Die kleinen Rauben sind hochgiftigGiftige Eichenprozessionsspinner: Autobahn gesperrt & Schulen geräumt

Die Eichenprozessionsspinner geistern wieder durch die Gegend und sorgen in Deutschland für Unruhe. In Hamburg wurde wegen der giftigen Raupen eine Autobahn gesperrt und in Baden-Württemberg mussten zwei Schulen evakuiert werden.
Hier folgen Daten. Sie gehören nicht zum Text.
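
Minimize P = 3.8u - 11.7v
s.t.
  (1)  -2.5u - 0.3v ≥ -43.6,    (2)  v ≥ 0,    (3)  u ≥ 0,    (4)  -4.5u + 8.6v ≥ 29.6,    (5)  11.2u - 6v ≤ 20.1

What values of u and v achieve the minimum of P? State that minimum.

Corner points and P = 3.8u - 11.7v:
  (0, 436/3) → P = -8502/5
  (8921/612, 43807/1836) → P = -273895/1224
  (0, 148/43) → P = -8658/215
  (17523/3466, 42197/6932) → P = -3605301/69320

The binding constraints are -2.5u - 0.3v = -43.6 and u = 0.
Solving simultaneously gives u = 0, v = 436/3.

u = 0, v = 436/3, minimum P = -8502/5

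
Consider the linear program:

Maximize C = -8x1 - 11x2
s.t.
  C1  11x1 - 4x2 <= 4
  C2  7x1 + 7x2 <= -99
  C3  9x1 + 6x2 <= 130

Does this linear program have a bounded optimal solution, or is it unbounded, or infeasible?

From the feasible point (-368/105, -1117/105), moving in the direction (-4, -11) keeps every constraint satisfied while C increases without bound.

unbounded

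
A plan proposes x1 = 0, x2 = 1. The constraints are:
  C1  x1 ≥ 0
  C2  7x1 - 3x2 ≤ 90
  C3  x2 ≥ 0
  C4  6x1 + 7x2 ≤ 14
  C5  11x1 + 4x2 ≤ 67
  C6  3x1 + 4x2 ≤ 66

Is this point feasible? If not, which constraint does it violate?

C1: 0 ≥ 0 ✓
C2: -3 ≤ 90 ✓
C3: 1 ≥ 0 ✓
C4: 7 ≤ 14 ✓
C5: 4 ≤ 67 ✓
C6: 4 ≤ 66 ✓

feasible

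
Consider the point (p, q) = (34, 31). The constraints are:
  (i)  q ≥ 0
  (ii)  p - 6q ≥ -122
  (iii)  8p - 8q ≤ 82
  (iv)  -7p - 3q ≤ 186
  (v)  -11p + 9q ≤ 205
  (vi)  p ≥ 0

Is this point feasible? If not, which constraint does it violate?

Constraint (ii): p - 6q = -152, which is not ≥ -122. All other constraints are satisfied.

not feasible — violates (ii)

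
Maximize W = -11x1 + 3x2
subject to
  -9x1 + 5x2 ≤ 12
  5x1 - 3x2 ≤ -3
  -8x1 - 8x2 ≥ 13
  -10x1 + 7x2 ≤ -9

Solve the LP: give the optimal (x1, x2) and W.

x1 = -21/2, x2 = -33/2, maximum W = 66

Feasible corners and W = -11x1 + 3x2:
  (-21/2, -33/2) → W = 66
  (-129/13, -201/13) → W = 816/13
  (-48/5, -15) → W = 303/5

At the optimal vertex, -9x1 + 5x2 = 12 and 5x1 - 3x2 = -3.
Solving simultaneously gives x1 = -21/2, x2 = -33/2.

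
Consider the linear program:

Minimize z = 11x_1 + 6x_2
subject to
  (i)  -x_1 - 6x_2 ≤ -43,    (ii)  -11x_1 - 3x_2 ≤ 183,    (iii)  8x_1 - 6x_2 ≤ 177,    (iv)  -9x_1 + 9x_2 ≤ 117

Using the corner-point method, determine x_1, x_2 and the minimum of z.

Feasible corners and z = 11x_1 + 6x_2:
  (220/9, 167/54) → z = 2587/9
  (-5, 8) → z = -7
  (255/2, 281/2) → z = 4491/2

x_1 = -5, x_2 = 8, minimum z = -7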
Die Eichenprozessionsspinner mit ihren giftigen Härchen krabbeln wieder durch Deutschland. Die kleinen Raupen schlüpfen Anfang Mai und haben kleine Härchen, die von innen hohl sind. Sie enthalten das Nesselgift Thaumetopoein, das für Tiere und auch Menschen gefährlich ist und sogar tödlich sein kann.

 

Eichenprozessionsspinner: Autobahn in Hamburg gesperrt

Diesen Frühling haben die Eichenprozessionsspinner in Hamburg gemütlich gemacht. Im Südosten der Hafenstadt wurde jetzt sogar ein Autobahnabschnitt wegen der kleinen Raupen gesperrt. Hier sind aktuell Schädlingsbekämpfer mit Bioziden unterwegs, um die Raupenplage einzudämmen. Bis zum Samstag (25. Mai) bleiben daher laut der Verkehrsbehörde folgende Straßen nachts zwischen 22 Uhr und fünf Uhr gesperrt: Die Zubringer von der A1 auf die A25 in Richtung Geesthacht am Dreieck Hamburg-Südost und die Zubringer von der A255 stadtauswärts in Richtung Lübeck und Hannover am Dreieck Hamburg-Süd. Umleitungen sind aber ausgeschildert.

 

Zwei Schulen geräumt - Kinder im Krankenhaus

Auch im Süden Deutschlands krabbeln die Eichenprozessionsspinner umher und verteilen ihre giftigen Härchen. In Baden-Württemberg mussten gleich zwei Schulen innerhalb weniger Tage geschlossen und geräumt werden. In Bretten, östlich von Karlsruhe, mussten am Freitag zunächst 29 Kinder der Schillerschule ins Krankenhaus gebracht werden. Sie klagten über Hautreizungen. Am Montag waren dann 40 Kinder der Max-Planck-Realschule betroffen. Die Feuerwehr und die Rettungsdienste waren beide Tage voll im Einsatz. Die Schulgebäude wurden anschließend professionell gereinigt, um alle giftigen Härchen zu entfernen.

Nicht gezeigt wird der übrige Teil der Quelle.